Fun double bill last night of The Dirty Knobs (side band of Mike Campbell, guitarist of Rock and Roll Hall of Famers Tom Petty & The Heartbreakers) and Ahab at Harper's in Tarzana, the San Fernando Valley portion of L.A. not isolated by the major freeway closure that night.

Campbell and band both write and cover exceptional material, with Campbell's plaintive but bouncy wail alternating vocals with guitarist Jason Sinay. Gene Pitney's "Town Without Pity" became an epic instrumental worthy of Mick Ronson's cover of Rodgers & Hart's (!) ballet (!!) "Slaughter on 10th Avenue."
The Knobs played the first surf medley in years to sound both soulful and joyfully sleazy, reminiscent of what the late Johnny Thunders brought to such numbers.

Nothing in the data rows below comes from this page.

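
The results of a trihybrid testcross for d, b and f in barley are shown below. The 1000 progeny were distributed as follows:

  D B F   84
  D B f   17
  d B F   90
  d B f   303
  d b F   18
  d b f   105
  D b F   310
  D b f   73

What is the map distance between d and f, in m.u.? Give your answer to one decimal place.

The two most frequent reciprocal classes, D b F and d B f, are the parental types, so the F1 was D b F / d B f.
The two rarest classes, d b F and D B f, are the double crossovers. Comparing them with the parentals, only the d allele has switched, so d is the middle locus and the order is f – d – b.
Crossovers in the f–d interval produce the single-crossover classes D b f and d B F (73 + 90 = 163) plus the double crossovers (35).
RF(f–d) = (163 + 35) / 1000 = 198/1000 = 0.1980 → 19.8 m.u.

19.8 m.u.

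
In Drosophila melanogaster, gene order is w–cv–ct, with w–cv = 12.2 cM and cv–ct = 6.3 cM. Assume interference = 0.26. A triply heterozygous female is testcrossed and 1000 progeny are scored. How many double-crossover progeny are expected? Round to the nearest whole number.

6

Map distances give recombination frequencies of 0.122 and 0.063 for the two intervals.
With interference 0.26 (so coincidence = 0.74), expected double-crossover frequency = 0.122 × 0.063 × 0.74 = 0.00569.
Expected number = 0.00569 × 1000 = 5.69 ≈ 6.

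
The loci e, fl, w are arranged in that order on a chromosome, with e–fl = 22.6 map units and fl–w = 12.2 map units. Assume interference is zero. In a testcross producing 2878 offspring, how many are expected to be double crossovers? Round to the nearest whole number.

79

Map distances give recombination frequencies of 0.226 and 0.122 for the two intervals.
With no interference, expected double-crossover frequency = 0.226 × 0.122 = 0.02757.
Expected number = 0.02757 × 2878 = 79.35 ≈ 79.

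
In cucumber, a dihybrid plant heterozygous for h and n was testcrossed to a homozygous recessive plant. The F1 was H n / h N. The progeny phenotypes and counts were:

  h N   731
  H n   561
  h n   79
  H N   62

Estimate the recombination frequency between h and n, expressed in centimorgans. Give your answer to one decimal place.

The recombinant classes are H N and h n: 62 + 79 = 141.
Recombination frequency = 141/1433 = 0.0984 ≈ 9.8%, i.e. 9.8 centimorgans.

9.8 centimorgans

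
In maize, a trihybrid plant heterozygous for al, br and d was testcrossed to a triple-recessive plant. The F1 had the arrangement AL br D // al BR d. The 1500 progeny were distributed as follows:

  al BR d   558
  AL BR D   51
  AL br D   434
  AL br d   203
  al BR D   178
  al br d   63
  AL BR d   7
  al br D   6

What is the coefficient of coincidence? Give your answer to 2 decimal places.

0.39

The two rarest classes, al br D and AL BR d, are the double crossovers. Comparing them with the parentals, only the al allele has switched, so al is the middle locus and the order is br – al – d.
br–al: (114 + 13)/1500 = 0.0847; al–d: (381 + 13)/1500 = 0.2627.
Expected DCO frequency = 0.0847 × 0.2627 ≈ 0.02225; observed = 13/1500 ≈ 0.00867.
Coefficient of coincidence = 0.00867/0.02225 ≈ 0.39.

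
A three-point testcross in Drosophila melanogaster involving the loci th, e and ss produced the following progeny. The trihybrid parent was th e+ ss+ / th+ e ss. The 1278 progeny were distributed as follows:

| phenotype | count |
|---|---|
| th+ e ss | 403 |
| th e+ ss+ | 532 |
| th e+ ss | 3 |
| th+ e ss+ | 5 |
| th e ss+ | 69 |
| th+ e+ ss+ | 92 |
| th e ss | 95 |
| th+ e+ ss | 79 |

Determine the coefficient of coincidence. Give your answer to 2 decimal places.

0.34

The two rarest classes, th e+ ss and th+ e ss+, are the double crossovers. Comparing them with the parentals, only the ss allele has switched, so ss is the middle locus and the order is th – ss – e.
th–ss: (187 + 8)/1278 = 0.1526; ss–e: (148 + 8)/1278 = 0.1221.
Expected DCO frequency = 0.1526 × 0.1221 ≈ 0.01863; observed = 8/1278 ≈ 0.00626.
Coefficient of coincidence = 0.00626/0.01863 ≈ 0.34.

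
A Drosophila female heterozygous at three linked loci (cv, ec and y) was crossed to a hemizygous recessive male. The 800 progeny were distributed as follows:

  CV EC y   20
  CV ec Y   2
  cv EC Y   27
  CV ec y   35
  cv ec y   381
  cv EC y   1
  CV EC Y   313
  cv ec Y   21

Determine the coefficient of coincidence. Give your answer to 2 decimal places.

The two most frequent reciprocal classes, cv ec y and CV EC Y, are the parental types, so the F1 was cv ec y / CV EC Y.
The two rarest classes, cv EC y and CV ec Y, are the double crossovers. Comparing them with the parentals, only the ec allele has switched, so ec is the middle locus and the order is y – ec – cv.
y–ec: (41 + 3)/800 = 0.0550; ec–cv: (62 + 3)/800 = 0.0813.
Expected DCO frequency = 0.0550 × 0.0813 ≈ 0.00447; observed = 3/800 ≈ 0.00375.
Coefficient of coincidence = 0.00375/0.00447 ≈ 0.84.

0.84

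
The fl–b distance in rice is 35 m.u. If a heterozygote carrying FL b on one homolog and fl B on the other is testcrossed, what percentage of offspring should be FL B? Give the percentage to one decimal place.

17.5%

A map distance of 35 m.u. corresponds to a recombination frequency of 0.350.
The F1 is FL b / fl B, so FL B is a recombinant gamete class with expected frequency r/2 = 0.350/2 = 0.1750.
That is 0.1750 = 17.5% of the progeny.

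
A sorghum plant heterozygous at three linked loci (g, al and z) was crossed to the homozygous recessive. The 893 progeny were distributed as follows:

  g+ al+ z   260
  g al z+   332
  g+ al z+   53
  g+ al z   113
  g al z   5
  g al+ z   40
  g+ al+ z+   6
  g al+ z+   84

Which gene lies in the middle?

z

The two most frequent reciprocal classes, g+ al+ z and g al z+, are the parental types, so the F1 was g+ al+ z / g al z+.
The two rarest classes, g+ al+ z+ and g al z, are the double crossovers. Comparing them with the parentals, only the z allele has switched, so z is the middle locus and the order is al – z – g.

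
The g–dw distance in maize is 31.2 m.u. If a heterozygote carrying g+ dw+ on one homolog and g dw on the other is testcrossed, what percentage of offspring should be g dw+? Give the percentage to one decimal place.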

I also loved the band's bluesier tunes with chugging bass lines a la Arthur Alexander (think Lennon's Beatles' take on "Bad Boy.") In fact, despite the band's promo listing their influences as fairly standard 1960s elite like The Byrds and The Beatles, I believe The Dirty Knobs, perhaps even unknowingly, have ratcheted up their innate quality to compare to those who influenced that selfsame 60s' league in the first place. The Dirty Knobs deliver compelling rock/R&B/bottleneck slide guitar/surf music, always with a distinctive, great dirty groove.









Ahab, a band who thankfully might be rechristened in the near future, play their mix of originals and covers with boisterous expertise, thanks in part to new members Tony Matteucci (also of The Dogs) on drums and lead guitarist Apache, once of Little Caesar. Apache ushered in a similar sense of band camaraderie as shown in my photos.